Jack Suyderhoud said the outlook for the remainder of 2015 and 2016 is a familiar story as the state concludes its sixth year of economic expansion following the 2008-2009 recession.
"Growth will continue led by tourism and construction," he said in an invitation-only event at the Neal Blaisdell Concert Hall.
Suyderhoud is forecasting visitor arrivals by air to finish this year up 4 percent and slow to 2 percent growth next year. He sees visitor spending rising 3 percent each year.
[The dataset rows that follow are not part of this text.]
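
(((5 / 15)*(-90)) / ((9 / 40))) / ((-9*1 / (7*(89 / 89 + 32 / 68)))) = 70000/459 = 152.51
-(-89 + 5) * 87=7308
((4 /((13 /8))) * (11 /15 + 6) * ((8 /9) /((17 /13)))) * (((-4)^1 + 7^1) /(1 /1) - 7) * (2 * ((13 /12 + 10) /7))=-142.71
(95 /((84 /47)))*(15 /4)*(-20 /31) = -111625/868 = -128.60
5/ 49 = 0.10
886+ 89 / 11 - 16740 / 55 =6487/11 = 589.73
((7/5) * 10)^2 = 196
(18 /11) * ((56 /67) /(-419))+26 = 8027870/308803 = 26.00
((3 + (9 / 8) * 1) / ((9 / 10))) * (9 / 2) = 165/8 = 20.62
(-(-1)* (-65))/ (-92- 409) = 0.13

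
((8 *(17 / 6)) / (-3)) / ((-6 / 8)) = 272/27 = 10.07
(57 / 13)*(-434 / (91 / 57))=-201438/169 = -1191.94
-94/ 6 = -47/3 = -15.67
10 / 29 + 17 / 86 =0.54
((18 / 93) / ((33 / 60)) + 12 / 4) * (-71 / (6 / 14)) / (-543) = 63119/61721 = 1.02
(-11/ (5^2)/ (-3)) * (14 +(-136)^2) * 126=1710324/5 = 342064.80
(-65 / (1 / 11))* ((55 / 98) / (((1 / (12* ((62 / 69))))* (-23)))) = 188.12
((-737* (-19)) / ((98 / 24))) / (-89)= -168036/4361 = -38.53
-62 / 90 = -31/45 = -0.69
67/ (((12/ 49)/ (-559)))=-1835197/12 = -152933.08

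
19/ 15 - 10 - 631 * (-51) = 482584/15 = 32172.27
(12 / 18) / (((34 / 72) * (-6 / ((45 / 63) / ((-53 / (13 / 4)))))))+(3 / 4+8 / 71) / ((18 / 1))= 1877495/32241384 = 0.06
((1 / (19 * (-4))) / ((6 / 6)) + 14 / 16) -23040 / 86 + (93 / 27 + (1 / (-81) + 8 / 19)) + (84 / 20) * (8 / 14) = -690337243/2647080 = -260.79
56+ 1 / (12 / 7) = 679/12 = 56.58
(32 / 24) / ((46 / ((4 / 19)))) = 8/1311 = 0.01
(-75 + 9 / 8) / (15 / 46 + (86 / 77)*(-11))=95151/15404 = 6.18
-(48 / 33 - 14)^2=-19044/121 = -157.39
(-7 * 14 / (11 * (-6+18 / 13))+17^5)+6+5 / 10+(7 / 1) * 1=1419872.43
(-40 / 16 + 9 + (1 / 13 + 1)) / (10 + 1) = 0.69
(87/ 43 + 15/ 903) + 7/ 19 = 13773/5719 = 2.41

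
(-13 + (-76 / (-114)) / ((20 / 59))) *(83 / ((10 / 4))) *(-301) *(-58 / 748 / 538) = -239811817/15090900 = -15.89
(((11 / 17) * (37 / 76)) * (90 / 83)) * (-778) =-7124535/26809 = -265.75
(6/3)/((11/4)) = 8/11 = 0.73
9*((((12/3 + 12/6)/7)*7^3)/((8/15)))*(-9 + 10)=19845/4 = 4961.25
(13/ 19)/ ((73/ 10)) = 130/1387 = 0.09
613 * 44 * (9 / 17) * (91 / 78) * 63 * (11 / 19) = 196261758/323 = 607621.54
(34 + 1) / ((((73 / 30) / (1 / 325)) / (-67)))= -2814/949 = -2.97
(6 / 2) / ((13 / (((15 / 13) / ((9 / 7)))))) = 35/169 = 0.21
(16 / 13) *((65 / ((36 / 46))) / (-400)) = -23/90 = -0.26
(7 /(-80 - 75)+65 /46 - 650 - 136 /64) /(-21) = 6186531/199640 = 30.99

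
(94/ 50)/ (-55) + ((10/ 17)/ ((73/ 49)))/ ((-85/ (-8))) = 86441/29008375 = 0.00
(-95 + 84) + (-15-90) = -116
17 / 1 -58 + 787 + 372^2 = 139130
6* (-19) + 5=-109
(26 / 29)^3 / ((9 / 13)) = 228488/219501 = 1.04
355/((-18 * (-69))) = 355/1242 = 0.29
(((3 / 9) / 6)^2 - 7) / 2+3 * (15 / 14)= -1289/4536 = -0.28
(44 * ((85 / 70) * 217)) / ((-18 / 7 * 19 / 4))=-162316/171 = -949.22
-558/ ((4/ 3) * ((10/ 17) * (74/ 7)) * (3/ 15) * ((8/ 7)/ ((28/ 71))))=-4880547/42032 = -116.12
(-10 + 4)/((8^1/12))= -9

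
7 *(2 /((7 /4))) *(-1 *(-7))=56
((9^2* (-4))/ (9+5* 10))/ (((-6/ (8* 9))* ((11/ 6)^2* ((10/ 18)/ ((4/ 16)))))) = 314928/35695 = 8.82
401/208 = 1.93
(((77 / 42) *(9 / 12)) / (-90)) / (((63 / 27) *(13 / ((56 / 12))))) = -11/4680 = 0.00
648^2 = 419904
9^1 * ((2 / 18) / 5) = 1/5 = 0.20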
"The reduction in (visitor arrival) growth next year is a reflection of capacity constraints," said Suyderhoud, an economic adviser to First Hawaiian Bank and professor of business economics at the University of Hawaii Shidler College of Business. "The growth of visitor counts has been so good that now the conversation is shifting to the issue of capacity. Future growth rates are expected to be modest because additions to lodging capacity are limited, mostly to some neighbor island areas.
Despite a slower-than-expected recovery in the construction sector, Suyderhoud sees a silver lining.
"Construction has been accelerating in 2015," he said. "Construction permit data plus pent-up demand for housing will show up in greater completed activity."
That should help bring back some of the 6,000 construction jobs that the state has yet to recover since the recession, he said.